We are in the temple, where Jesus has come from the Mount of Olives. He has sat down and is teaching the people who have gathered around him (John 8:1-2). While he is teaching, scribes and Pharisees bring an adulterous woman to him and ask him to pronounce judgment on her. But Jesus remains silent and writes with his finger on the ground (Jn 8:6). And because they insist, Jesus says the famous words: “Let the one among you who is without sin be the first to throw a stone at her,” (John 8:7) then he bends down again and continues to write on the ground. (John 8:8)
This last detail is strange: Jesus bends down again and writes a second time. It is strange that he does it a first time. It is even stranger that the evangelist John emphasizes that he also does it a second time
The Holy Scriptures themselves can help us to understand this seemingly strange reference by the evangelist.
At the end of chapter 31 of the Book of Exodus, we read that God, after speaking at length with Moses about all the laws he had delivered to Israel, “gave him the two tablets of the covenant, the stone tablets inscribed by God’s own finger.” (Ex 31:18)
We find a first reference: indeed, v. 6 of today’s Gospel also says that Jesus writes on the ground with His finger.
But, as we said, the strange thing is that this gesture is repeated twice. Even the Tablets of the Law needed to be written twice.
The former were in fact destroyed by Moses as a symbol of the people’s sin of unfaithfulness and idolatry: the covenant that had just been made was immediately broken. (Ex 32)
But God had not destroyed them all, as he had originally intended, and in the 34th chapter of Exodus He gives Moses two more tablets of the covenant, tablets that God had rewritten. (Ex 34:1, 28)

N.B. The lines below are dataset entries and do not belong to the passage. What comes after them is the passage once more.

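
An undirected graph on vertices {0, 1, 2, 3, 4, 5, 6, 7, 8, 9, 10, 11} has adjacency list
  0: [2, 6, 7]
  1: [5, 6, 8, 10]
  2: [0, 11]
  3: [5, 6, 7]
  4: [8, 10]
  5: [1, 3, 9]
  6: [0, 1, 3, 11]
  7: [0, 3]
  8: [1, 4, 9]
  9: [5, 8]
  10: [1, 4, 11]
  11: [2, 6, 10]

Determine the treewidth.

A width-3 tree decomposition is:
Bags: B1 = {0, 2, 7, 11}  B2 = {0, 6, 7, 11}  B3 = {3, 6, 7, 11}  B4 = {3, 6, 10, 11}  B5 = {1, 3, 6, 10}  B6 = {1, 3, 5, 10}  B7 = {1, 4, 5, 10}  B8 = {1, 4, 5, 8}  B9 = {4, 5, 8, 9}
Tree: B1–B2, B2–B3, B3–B4, B4–B5, B5–B6, B6–B7, B7–B8, B8–B9
Each bag holds 4 vertices, so the decomposition has width 3, which upper-bounds the treewidth. For the lower bound: the 4 vertex sets {0,2,7}, {11}, {6}, {1,3,5,10} are disjoint, each induces a connected subgraph, and every pair is joined by at least one edge of G. Contracting each set to a single vertex therefore yields K_{4} as a minor, and since treewidth is minor-monotone, tw(G) ≥ tw(K_{4}) = 3. Combining the bounds, tw(G) = 3.

3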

Those who had led the woman to Jesus by pronouncing a death sentence on her could not, of course, have missed this allusion. Jesus writes twice, because that is how God deals with His people and with every person. He always gives a second chance. He offers it to everyone, because we all need it.

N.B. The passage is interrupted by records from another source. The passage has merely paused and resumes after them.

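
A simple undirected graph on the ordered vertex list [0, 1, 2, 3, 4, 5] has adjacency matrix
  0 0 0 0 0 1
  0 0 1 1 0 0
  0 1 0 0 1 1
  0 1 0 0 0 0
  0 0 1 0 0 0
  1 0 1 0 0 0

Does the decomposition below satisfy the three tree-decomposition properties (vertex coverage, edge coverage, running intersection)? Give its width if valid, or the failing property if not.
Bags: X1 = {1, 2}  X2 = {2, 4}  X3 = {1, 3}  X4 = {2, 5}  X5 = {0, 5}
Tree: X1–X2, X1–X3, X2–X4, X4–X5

Every vertex of G appears in some bag (union = {0, 1, 2, 3, 4, 5}); every edge is covered by a bag; and for each vertex v the set of bags containing v is connected in the bag tree. The decomposition is therefore valid. The largest bag has 2 vertices, so the width is 1.

Yes; width 1.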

Even the scribes and Pharisees who watch him write need it. They have the chance to remember that they too belong to a people of sinners, of adulterers, a people who need a second chance.
However, Jesus does not simply shift the focus from the sin of the woman to the sin of all: He does not deny the sin of the woman, just as Moses did not deny the sin of his people before God, nor does he trivialize it. Jesus does not minimize her responsibility, but neither does He crush her under the weight of her guilt.
First, Jesus speaks to her (“Jesus straightened up and said to her, “Woman, where are they?” (John 8:10) The violence of her accusers had taken away her speech; Jesus gives it back to her, restores her dignity.
Then He gives her back to herself and her responsibility: He is not the one who condemns the woman (“Jesus said, “Neither do I condemn you” (John 8:11) for He has not come to condemn (“I did not come to condemn the world but to save the world.” (John 12:47) Rather, it is precisely those who do evil who ultimately condemn themselves.
Ultimately, he brings her back to the right path, freeing her from the need to persist in her own sin, to repeat her sin (“Go, and from now on do not sin any more.” (John 8:11) So, Jesus offers her a second chance.
But he doesn’t just offer it to her! The Pharisees and the elders can also start a new journey from there: They too set out (“they went away one by one, beginning with the elders”. (John 8:9)
Anyone who experiences God’s mercy can, if he wishes, start anew, can be born again, can set out on his journey.